Ensuite, Amartya Sen commet une confusion grave en définissant comme des identités de même nature tous les types d'allégeance ou de sympathie qui peuvent émailler la vie d'un individu : « Je peux être, écrit-il, à la fois asiatique, citoyen indien, bengali d'origine bangladeshi, résider au Royaume-Uni, être économiste, enseigner la philosophie, écrire des livres, connaître le sanskrit, croire dur comme fer en la laïcité et la démocratie, ère un homme, féministe, hétérosexuel, défendre les droits des homosexuels, exclure la religion de mon mode de vie, ère de culture hindoue, ne pas ère brahmane et ne pas croire en une vie après la mort. » Cela revient à nier, avec une certaine hypocrisie badine, ce qui constitue l'essence même d'une identité, laquelle, nationale, religieuse ou historique, n'existe que dans la mesure où elle met des hommes en confrontation avec l'épaisseur du temps et la filiation très particulière que l'éloignement de celui-ci est capable d'instituer vis-à-vis d'eux. Une identité n'est pas un luxe de clubiste anglais, c'est une dette fondatrice que l'on est libre d'honorer ou pas.
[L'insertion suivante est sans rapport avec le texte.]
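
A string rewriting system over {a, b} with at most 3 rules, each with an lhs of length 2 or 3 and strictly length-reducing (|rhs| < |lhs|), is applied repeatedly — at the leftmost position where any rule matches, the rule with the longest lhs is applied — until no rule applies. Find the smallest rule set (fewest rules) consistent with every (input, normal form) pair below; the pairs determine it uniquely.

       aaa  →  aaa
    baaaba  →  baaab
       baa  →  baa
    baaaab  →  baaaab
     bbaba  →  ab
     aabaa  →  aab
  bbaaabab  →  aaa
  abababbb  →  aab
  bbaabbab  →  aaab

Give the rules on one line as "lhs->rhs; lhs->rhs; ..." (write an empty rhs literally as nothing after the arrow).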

Mais vouloir rendre illisible la trace de cette dette, au point d'en faire la figure même de l'aliénation sociale et politique par excellence, c'est bien cela qui constitue l'unicité de la seule idéologie occidentale moderne. La philosophe kantienne et ultra-laïciste Catherine Kintzler la formule mieux encore dans son dernier livre, consacré à la laïcité(2) dont elle fait le marqueur propre à la philosophie des Lumières : « La laïcité, dit-elle, engage un modèle politique fondé sur un paradoxe c'est la supposition de la suspension du lien communautaire qui rend possible la formation du lien politique. » Mais c'est là, justement, qu'est, au lieu d'un « paradoxe », la véritable aliénation qui fait passer la normalité occidentale pour pathologique aux yeux de la grande majorité des autres peuples restés fidèles à leurs allégeances identitaires. Un lien politique qui ne se connaît plus de préalable communautaire ne peut unir qu'un peuple de fantômes. Surtout, il exige de la part des individus modernes une conversion au coût bien plus considérable que celle exigée par les anciennes religions traditionnelles.
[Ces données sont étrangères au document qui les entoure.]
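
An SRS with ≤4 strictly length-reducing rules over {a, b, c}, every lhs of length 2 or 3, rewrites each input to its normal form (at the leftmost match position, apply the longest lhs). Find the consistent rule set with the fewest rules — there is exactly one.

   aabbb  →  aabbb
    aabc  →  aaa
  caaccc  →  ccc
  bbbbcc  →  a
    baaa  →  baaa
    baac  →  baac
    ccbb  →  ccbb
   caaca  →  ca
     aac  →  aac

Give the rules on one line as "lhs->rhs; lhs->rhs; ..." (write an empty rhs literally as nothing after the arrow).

bba->; bc->a; caa->

  | aabbb
  | aabc => aaa
  | caaccc => ccc
  | bbbbcc => bbbac => bc => a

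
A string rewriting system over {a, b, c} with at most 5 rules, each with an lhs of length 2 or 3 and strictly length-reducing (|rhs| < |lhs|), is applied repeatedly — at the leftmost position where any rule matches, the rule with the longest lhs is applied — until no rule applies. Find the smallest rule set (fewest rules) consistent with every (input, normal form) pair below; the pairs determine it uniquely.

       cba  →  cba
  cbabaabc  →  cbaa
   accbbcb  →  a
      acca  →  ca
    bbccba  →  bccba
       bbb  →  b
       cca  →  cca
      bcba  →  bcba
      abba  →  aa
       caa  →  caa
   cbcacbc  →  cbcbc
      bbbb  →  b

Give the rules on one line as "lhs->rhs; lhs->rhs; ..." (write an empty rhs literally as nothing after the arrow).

  | cba
  | cbabaabc => cbaaabc => cbaaac => cbaa
  | accbbcb => cbbcb => aacb => ab => a
  | acca => ca

ab->a; ac->; bb->b; cbb->aa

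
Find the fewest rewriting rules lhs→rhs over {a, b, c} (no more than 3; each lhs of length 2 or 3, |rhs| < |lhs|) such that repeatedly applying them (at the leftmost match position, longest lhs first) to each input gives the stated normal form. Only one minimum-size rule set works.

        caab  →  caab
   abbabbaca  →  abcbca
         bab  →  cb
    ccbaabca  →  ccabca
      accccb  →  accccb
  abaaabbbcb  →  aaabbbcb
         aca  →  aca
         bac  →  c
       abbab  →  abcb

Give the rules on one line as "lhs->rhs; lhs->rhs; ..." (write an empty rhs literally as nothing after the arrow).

  | caab
  | abbabbaca => abcbbaca => abcbca
  | bab => cb
  | ccbaabca => ccabca

ba->; bab->cb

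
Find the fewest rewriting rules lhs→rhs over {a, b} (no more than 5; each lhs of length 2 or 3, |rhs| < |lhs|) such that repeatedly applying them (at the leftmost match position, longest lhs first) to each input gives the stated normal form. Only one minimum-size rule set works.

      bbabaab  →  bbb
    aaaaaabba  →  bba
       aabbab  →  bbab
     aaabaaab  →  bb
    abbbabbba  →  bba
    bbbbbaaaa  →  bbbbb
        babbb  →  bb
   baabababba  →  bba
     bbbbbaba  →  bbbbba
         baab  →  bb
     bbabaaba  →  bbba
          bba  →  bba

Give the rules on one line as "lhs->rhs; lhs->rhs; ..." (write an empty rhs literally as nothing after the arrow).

  | bbabaab => bbaab => bbb
  | aaaaaabba => aaaaabba => aaaabba => aaabba => aabba => bba
  | aabbab => bbab
  | aaabaaab => aabaaab => baaab => baab => bb

aa->; aaa->aa; aba->a; abb->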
Car, même si une identité est toujours autant à construire qu'à hériter, elle ne peut être l'occasion d'une liberté future que si au départ elle n'a pas été choisie. Elle correspond à une forme de volonté d'impuissance pourtant génératrice de devenir mais où ont été abolies toutes les postures aberrantes du progrès et du choix. Et l'homme qui méconnaît cette providence des choses est semblable au dernier homme dont parlait Nietzsche, qui ne se veut pas de passé mais seulement des enfants, car il ne se veut pas lui-même.

Philippe Marsay Le Choc du Mois Décembre 2007

Identité et Violence. L’illusion du destin, par Amartya Sen, éditions Odile Jacob, 270 pages, 23,90 euros.

Qu'est-ce que la laïcité ?, par Catherine Kintzler, éditions Vrin, 2007.